At the most basic level, the Zabbix monitoring system performs three tasks:
- Periodically poll hosts and APIs – this is called metric collection
- Based on the value of metrics, produce events – these are called triggers
- Based on triggers, produce actions such as notify, control, configure
The main monitoring object in Zabbix is a host. Usually a host in Zabbix matches the host on the network, however, there is no restriction on the number of times the same host, the same IP address, the same combination of IP addresses, or the port that is used can appear. It is not recommended, but it is possible for one host on the network to be divided into several hosts within Zabbix to split items being monitored. Hosts can have multiple IP addresses and TCP or UDP port numbers. An assigned network port number is required by Zabbix to connect to the host, but when using protocols that do not need a port, such as ICMP, this parameter is ignored.
Each host has its own set of items that each describe a value of the host. An item can be based on anything that can be monitored such as amount of installed memory, free disk space, network interface speed, the amount of traffic received, the number of connected users, and anything else that the host can tell Zabbix about itself.
- One item is responsible for one parameter
- Each item has its own unique name within the host, this is called “key expression”
- Each item has a type – an integer, a text string, etc.
- Each item has a history of values it had
- The server time is logged with the state of the item value
- There is no current value of an item, only the last value of the item
- Access to the history of items is done through functions
- The description and configuration of the item is typically static but can be automatically created
Each host has its own set of triggers that are linked with the hosts items. A trigger is a calculation of the history of the value of an item, written with Zabbix’s internal language formula. The standard value for a trigger is “false”, when associated calculation is true than the trigger value will be “true”. A trigger with a “true” value usually signifies an accident, a communication failure, or an abnormal situation. For hosts with large numbers of items, triggers can be calculated in units or in tens. Whenever a trigger changes its status, a trigger event is generated.
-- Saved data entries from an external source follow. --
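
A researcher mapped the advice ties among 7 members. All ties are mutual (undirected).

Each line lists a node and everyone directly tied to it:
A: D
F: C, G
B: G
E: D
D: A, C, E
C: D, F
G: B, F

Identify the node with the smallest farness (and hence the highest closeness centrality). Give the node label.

Farness (sum of distances to all others) for each node — A:17, B:20, C:11, D:12, E:17, F:12, G:15.
The smallest farness is 11, for C, so C has the highest closeness.

C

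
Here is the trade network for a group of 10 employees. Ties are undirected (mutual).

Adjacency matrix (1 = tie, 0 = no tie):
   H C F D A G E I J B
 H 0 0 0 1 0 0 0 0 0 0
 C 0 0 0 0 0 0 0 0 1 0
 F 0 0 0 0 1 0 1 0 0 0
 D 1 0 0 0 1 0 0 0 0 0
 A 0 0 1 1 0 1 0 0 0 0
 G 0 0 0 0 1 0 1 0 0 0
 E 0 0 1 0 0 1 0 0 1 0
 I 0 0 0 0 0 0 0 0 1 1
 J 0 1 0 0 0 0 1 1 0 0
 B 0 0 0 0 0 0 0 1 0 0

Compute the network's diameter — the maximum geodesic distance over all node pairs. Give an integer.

7

Eccentricity of each node (its greatest distance to any other): A:5, B:7, C:6, D:6, E:4, F:4, G:4, H:7, I:6, J:5.
The maximum eccentricity is 7, realized for instance by the pair H–B via H – D – A – F – E – J – I – B. So the diameter is 7.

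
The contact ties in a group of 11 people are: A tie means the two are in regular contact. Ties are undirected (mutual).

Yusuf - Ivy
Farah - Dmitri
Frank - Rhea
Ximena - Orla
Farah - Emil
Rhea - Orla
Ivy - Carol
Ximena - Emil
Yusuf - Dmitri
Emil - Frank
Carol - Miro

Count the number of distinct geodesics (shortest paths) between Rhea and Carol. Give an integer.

The shortest distance is 7, and the only length-7 path is Rhea–Frank–Emil–Farah–Dmitri–Yusuf–Ivy–Carol. So there is exactly 1 shortest path.

1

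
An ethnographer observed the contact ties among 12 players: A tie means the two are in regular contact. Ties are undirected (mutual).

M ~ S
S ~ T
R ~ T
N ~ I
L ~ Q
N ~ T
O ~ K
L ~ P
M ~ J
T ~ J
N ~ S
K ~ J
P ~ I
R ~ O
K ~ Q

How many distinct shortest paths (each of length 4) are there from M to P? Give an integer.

1

The shortest distance is 4, and the only length-4 path is M–S–N–I–P. So there is exactly 1 shortest path.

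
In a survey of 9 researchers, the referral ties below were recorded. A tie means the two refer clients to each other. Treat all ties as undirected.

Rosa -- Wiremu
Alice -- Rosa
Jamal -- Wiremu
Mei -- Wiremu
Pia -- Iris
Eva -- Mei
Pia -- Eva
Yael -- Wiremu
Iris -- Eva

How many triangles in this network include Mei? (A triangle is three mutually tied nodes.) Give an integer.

0

Mei's neighbors are Eva and Wiremu, but none of them are tied to each other, so no triangle contains Mei.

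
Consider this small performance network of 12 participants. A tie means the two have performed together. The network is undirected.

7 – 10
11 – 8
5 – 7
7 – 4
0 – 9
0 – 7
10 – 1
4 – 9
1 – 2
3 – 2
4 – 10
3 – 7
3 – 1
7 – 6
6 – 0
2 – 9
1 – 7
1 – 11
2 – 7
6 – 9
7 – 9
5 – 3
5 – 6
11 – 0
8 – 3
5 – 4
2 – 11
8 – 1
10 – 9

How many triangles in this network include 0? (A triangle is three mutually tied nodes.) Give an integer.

0's neighbors: 6, 7, 9, and 11.
Neighbor pairs that are themselves tied: 0–6–7; 0–6–9; 0–7–9. Each forms one triangle with 0, for 3 in total.

3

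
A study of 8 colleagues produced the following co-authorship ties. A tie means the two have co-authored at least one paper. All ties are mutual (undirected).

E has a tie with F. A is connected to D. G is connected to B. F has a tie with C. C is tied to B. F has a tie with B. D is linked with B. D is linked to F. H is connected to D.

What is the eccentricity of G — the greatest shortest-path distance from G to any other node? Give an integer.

3

Distances from G: A:3, B:1, C:2, D:2, E:3, F:2, H:3.
The largest is 3 (to A, H, and E), so the eccentricity of G is 3.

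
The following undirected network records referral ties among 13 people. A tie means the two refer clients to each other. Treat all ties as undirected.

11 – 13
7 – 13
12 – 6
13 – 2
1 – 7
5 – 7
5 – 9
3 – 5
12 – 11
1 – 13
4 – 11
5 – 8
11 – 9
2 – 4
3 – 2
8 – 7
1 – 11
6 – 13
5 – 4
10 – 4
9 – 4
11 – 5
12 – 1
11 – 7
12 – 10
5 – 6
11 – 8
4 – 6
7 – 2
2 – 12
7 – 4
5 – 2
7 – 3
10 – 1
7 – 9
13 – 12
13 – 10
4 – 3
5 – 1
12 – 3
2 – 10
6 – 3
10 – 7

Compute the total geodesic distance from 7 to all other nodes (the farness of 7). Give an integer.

14

Distances from 7: 1:1, 2:1, 3:1, 4:1, 5:1, 6:2, 8:1, 9:1, 10:1, 11:1, 12:2, 13:1.
Sum = 1 + 1 + 1 + 1 + 1 + 2 + 1 + 1 + 1 + 1 + 2 + 1 = 14.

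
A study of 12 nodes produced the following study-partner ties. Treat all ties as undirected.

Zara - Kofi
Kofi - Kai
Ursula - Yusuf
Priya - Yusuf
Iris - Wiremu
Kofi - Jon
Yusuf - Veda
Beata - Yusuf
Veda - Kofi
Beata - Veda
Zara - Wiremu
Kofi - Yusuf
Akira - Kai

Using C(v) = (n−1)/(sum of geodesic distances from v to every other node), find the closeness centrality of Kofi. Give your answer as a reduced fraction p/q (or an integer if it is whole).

Distances from Kofi: Akira:2, Beata:2, Iris:3, Jon:1, Kai:1, Priya:2, Ursula:2, Veda:1, Wiremu:2, Yusuf:1, Zara:1. Sum = 18.
n = 12, so closeness = 11/18.

11/18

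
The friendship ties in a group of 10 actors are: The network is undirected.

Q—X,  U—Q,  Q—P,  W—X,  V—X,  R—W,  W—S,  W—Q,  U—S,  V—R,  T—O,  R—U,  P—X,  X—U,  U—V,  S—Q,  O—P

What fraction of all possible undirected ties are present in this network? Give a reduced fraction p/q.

17/45

There are 17 edges and 10 nodes, so the maximum possible is C(10,2) = 45.
Density = 17/45.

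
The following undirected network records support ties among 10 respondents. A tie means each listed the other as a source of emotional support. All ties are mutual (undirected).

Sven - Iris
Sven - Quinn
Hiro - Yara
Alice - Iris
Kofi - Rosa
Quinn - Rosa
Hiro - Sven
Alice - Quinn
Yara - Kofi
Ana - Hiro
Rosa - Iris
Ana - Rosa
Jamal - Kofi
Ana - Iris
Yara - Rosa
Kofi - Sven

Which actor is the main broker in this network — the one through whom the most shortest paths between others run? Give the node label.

Unnormalized betweenness of each node: Alice:1/3, Ana:4/3, Hiro:3/2, Iris:5, Jamal:0, Kofi:53/6, Quinn:19/6, Rosa:59/6, Sven:13/2, Yara:3/2.
Rosa has the largest value, 59/6, making it the main broker — the node through which the most shortest paths run.

Rosa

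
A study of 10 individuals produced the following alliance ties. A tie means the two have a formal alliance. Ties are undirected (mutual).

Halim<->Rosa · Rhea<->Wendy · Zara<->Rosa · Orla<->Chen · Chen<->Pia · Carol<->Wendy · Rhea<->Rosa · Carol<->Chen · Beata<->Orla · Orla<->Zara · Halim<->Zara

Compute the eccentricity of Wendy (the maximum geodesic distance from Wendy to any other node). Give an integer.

Distances from Wendy: Beata:4, Carol:1, Chen:2, Halim:3, Orla:3, Pia:3, Rhea:1, Rosa:2, Zara:3.
The largest is 4 (to Beata), so the eccentricity of Wendy is 4.

4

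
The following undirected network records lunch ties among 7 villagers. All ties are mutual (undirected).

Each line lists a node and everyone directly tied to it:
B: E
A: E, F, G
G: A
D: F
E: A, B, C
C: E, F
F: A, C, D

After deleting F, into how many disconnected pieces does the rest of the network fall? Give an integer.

Without F, the remaining ties split the others into: {A, B, C, E, G}; {D}.
That's 2 separate components.

2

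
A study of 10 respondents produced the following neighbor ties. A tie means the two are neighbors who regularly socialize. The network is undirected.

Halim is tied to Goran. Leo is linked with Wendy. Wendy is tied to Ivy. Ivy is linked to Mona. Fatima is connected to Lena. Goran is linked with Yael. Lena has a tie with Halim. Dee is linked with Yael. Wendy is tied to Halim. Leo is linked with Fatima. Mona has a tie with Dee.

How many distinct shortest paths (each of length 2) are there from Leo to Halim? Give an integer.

The shortest distance is 2, and the only length-2 path is Leo–Wendy–Halim. So there is exactly 1 shortest path.

1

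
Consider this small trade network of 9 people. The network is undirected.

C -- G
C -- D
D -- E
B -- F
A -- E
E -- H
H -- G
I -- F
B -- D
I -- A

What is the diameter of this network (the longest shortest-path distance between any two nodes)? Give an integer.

Eccentricity of each node (its greatest distance to any other): A:3, B:3, C:4, D:3, E:3, F:4, G:4, H:4, I:4.
The maximum eccentricity is 4, realized for instance by the pair F–H via F – I – A – E – H. So the diameter is 4.

4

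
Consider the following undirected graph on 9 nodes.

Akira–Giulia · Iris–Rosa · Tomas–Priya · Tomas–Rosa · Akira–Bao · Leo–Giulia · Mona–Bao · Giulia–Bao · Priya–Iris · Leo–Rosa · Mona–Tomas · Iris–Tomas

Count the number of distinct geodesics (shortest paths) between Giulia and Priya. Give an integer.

The shortest distance is 4. The length-4 paths are: Giulia–Leo–Rosa–Iris–Priya; Giulia–Leo–Rosa–Tomas–Priya; Giulia–Bao–Mona–Tomas–Priya.
That gives 3 distinct shortest paths.

3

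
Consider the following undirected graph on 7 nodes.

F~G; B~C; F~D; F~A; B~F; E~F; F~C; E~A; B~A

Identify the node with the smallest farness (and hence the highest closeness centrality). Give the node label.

Farness (sum of distances to all others) for each node — A:9, B:9, C:10, D:11, E:10, F:6, G:11.
The smallest farness is 6, for F, so F has the highest closeness.

F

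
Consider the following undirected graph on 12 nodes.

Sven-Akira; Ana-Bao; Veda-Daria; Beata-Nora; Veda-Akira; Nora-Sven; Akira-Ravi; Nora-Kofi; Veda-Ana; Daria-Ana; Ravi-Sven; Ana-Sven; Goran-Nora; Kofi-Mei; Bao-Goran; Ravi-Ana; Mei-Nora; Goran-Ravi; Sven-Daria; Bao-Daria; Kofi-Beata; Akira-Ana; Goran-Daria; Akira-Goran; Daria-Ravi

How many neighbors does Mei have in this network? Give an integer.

Mei is directly tied to Kofi and Nora. That is 2 neighbors, so the degree of Mei is 2.

2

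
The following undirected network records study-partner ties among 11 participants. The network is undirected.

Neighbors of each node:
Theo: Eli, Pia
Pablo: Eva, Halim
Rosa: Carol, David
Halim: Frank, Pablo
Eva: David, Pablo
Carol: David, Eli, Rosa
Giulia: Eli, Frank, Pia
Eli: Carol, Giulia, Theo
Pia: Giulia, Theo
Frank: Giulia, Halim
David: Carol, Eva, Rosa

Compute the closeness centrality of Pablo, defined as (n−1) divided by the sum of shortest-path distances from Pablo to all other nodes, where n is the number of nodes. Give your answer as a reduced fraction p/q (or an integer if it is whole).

Distances from Pablo: Carol:3, David:2, Eli:4, Eva:1, Frank:2, Giulia:3, Halim:1, Pia:4, Rosa:3, Theo:5. Sum = 28.
n = 11, so closeness = 10/28 = 5/14.

5/14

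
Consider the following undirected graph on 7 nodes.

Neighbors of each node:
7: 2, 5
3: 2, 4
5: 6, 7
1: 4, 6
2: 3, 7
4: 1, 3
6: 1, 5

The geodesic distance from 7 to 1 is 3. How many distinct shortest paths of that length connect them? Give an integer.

1

The shortest distance is 3, and the only length-3 path is 7–5–6–1. So there is exactly 1 shortest path.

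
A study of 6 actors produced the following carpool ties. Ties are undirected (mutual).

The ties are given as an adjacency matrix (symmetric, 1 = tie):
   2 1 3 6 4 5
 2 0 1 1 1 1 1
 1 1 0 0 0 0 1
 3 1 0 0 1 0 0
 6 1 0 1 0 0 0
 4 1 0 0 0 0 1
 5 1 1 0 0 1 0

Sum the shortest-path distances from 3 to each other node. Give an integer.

Distances from 3: 1:2, 2:1, 4:2, 5:2, 6:1.
Sum = 2 + 1 + 2 + 2 + 1 = 8.

8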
When a trigger changes status, a trigger event is generated. The event contains details of the trigger state’s change – when it happened and what the new state is. The two types of trigger events are “problem events” and “OK events”. A “problem event” is when the trigger is “true” while an “OK event” is when the trigger is false.
Triggers may cause an action to take place that can be configured various ways to notify people or external programs that a trigger has occurred. An example of this is a trigger causing an action that will generate a ticket in an external ticketing application.
Hosts can have macros associated with them that allow for custom values to be used within Zabbix. Macros are similar to command line parameters and allow universal programs and scripts to be written with various hosts. An example of a macro is a password used to login to a host.
It is normal for a host to be associated with potentially thousands of items, triggers, actions, and macros. These can be easily applied, removed, and modified to an unlimited number of hosts with templates. Zabbix’s specialty is collecting and retaining values of items applied to hosts, even when there are tens of thousands of hosts each with thousands of items, so templates are required to mass update hosts. Manually updating hosts without templates would not be feasible for most environments. Configuring a template is like configuring a single host. All parameters, including but not limited to items, triggers, actions, macros, and discovery rules, are applied to the template are applied to all hosts associated with that template.
Learn more about templates here.
Discovery rules simplify the work of configuring items that are repeated on hosts. An example is having 10 items and several triggers on a single switch port. It would be a lot of work to set this up manually for every port on every switch, but with discovery rules it is automated. Discovery rules work like a template for a template.
Groups are associated with hosts with no limit to the number of groups a host can belong to and no limit to the number of hosts within a group. It is best practice to associate every host to many groups in order to make finding that host easier.